SIEBENUNDDREISSIG
Ich hörte das Klingeln wie im Traum. Es kam aus weiter Ferne, aber es schraubte sich näher und näher, wurde lauter und lauter, bis es mir in den Ohren schrillte.
Ich öffnete die Augen. Draußen wurde es gerade hell, im Zimmer war es kühl und ich fröstelte.
Lucian war wach. Er hielt meine Hand, aber er bewegte sich nicht. Ich bewegte mich nicht.
Das Telefon klingelte.

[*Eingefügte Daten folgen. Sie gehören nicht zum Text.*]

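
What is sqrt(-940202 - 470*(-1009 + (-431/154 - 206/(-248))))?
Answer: I*sqrt(10598921830882)/4774 ≈ 681.94*I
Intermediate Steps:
sqrt(-940202 - 470*(-1009 + (-431/154 - 206/(-248)))) = sqrt(-940202 - 470*(-1009 + (-431*1/154 - 206*(-1/248)))) = sqrt(-940202 - 470*(-1009 + (-431/154 + 103/124))) = sqrt(-940202 - 470*(-1009 - 18791/9548)) = sqrt(-940202 - 470*(-9652723/9548)) = sqrt(-940202 + 2268389905/4774) = sqrt(-2220134443/4774) = I*sqrt(10598921830882)/4774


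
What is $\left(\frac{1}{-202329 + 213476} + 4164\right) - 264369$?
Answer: $- \frac{2900505134}{11147} \approx -2.6021 \cdot 10^{5}$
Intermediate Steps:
$\left(\frac{1}{-202329 + 213476} + 4164\right) - 264369 = \left(\frac{1}{11147} + 4164\right) - 264369 = \frac{46416109}{11147} - 264369 = - \frac{2900505134}{11147}$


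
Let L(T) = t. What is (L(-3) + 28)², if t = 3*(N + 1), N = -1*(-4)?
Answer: 1849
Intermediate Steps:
N = 4
t = 15 (t = 3*(4 + 1) = 3*5 = 15)
L(T) = 15
(L(-3) + 28)² = (15 + 28)² = 43² = 1849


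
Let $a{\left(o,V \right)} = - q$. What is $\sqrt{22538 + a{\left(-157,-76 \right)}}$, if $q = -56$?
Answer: $\sqrt{22594} \approx 150.31$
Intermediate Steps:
$a{\left(o,V \right)} = 56$ ($a{\left(o,V \right)} = \left(-1\right) \left(-56\right) = 56$)
$\sqrt{22538 + a{\left(-157,-76 \right)}} = \sqrt{22538 + 56} = \sqrt{22594}$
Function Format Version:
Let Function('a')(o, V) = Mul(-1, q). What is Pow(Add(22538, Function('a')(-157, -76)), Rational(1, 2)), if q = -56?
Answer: Pow(22594, Rational(1, 2)) ≈ 150.31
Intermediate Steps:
Function('a')(o, V) = 56 (Function('a')(o, V) = Mul(-1, -56) = 56)
Pow(Add(22538, Function('a')(-157, -76)), Rational(1, 2)) = Pow(Add(22538, 56), Rational(1, 2)) = Pow(22594, Rational(1, 2))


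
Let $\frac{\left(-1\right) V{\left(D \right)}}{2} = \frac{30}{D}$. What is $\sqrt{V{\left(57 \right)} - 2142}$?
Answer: $\frac{i \sqrt{773642}}{19} \approx 46.293 i$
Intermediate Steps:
$V{\left(D \right)} = - \frac{60}{D}$ ($V{\left(D \right)} = - 2 \frac{30}{D} = - \frac{60}{D}$)
$\sqrt{V{\left(57 \right)} - 2142} = \sqrt{- \frac{60}{57} - 2142} = \sqrt{\left(-60\right) \frac{1}{57} - 2142} = \sqrt{- \frac{20}{19} - 2142} = \sqrt{- \frac{40718}{19}} = \frac{i \sqrt{773642}}{19}$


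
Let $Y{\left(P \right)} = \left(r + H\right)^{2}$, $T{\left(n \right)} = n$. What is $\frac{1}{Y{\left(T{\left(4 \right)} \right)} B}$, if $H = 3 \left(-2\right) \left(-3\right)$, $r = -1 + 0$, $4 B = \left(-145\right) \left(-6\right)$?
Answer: $\frac{2}{125715} \approx 1.5909 \cdot 10^{-5}$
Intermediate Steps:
$B = \frac{435}{2}$ ($B = \frac{\left(-145\right) \left(-6\right)}{4} = \frac{1}{4} \cdot 870 = \frac{435}{2} \approx 217.5$)
$r = -1$
$H = 18$ ($H = \left(-6\right) \left(-3\right) = 18$)
$Y{\left(P \right)} = 289$ ($Y{\left(P \right)} = \left(-1 + 18\right)^{2} = 17^{2} = 289$)
$\frac{1}{Y{\left(T{\left(4 \right)} \right)} B} = \frac{1}{289 \cdot \frac{435}{2}} = \frac{1}{\frac{125715}{2}} = \frac{2}{125715}$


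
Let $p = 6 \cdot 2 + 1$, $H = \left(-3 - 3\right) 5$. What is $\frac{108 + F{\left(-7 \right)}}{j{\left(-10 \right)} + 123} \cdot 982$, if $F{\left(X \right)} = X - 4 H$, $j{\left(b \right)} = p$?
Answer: $\frac{6383}{4} \approx 1595.8$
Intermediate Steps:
$H = -30$ ($H = \left(-6\right) 5 = -30$)
$p = 13$ ($p = 12 + 1 = 13$)
$j{\left(b \right)} = 13$
$F{\left(X \right)} = 120 + X$ ($F{\left(X \right)} = X - -120 = X + 120 = 120 + X$)
$\frac{108 + F{\left(-7 \right)}}{j{\left(-10 \right)} + 123} \cdot 982 = \frac{108 + \left(120 - 7\right)}{13 + 123} \cdot 982 = \frac{108 + 113}{136} \cdot 982 = 221 \cdot \frac{1}{136} \cdot 982 = \frac{13}{8} \cdot 982 = \frac{6383}{4}$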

Es war das hässlichste, fremdeste und gleichzeitig realste Geräusch, das ich je gehört hatte. Es dauerte ewig. Als es verstummte, schwiegen wir noch immer.
Die Katze lag am Fußende des Bettes. Sie gähnte und öffnete ein Auge, als wollte sie sich vergewissern, ob wir überhaupt noch da waren.
»Es wird wieder passieren.«
Es war Lucian, der die Stille brach.
»Was meinst du?« Ich flüsterte, obwohl es keinen Grund dafür gab.
»Der Traum«, sagte Lucian. Er lag auf der Seite und sah mich unverwandt an. Noch nie hatten seine Augen so hell gewirkt, noch nie die Schatten unter ihnen so tief. Seine Haut erschien mir plötzlich zu zart, fast durchlässig.
»Der Traum, den wir beide geträumt haben. Er wird wieder passieren.«
Ich schüttelte den Kopf. Es war die erste Bewegung, seit ich aufgewacht war, und sie war sehr heftig.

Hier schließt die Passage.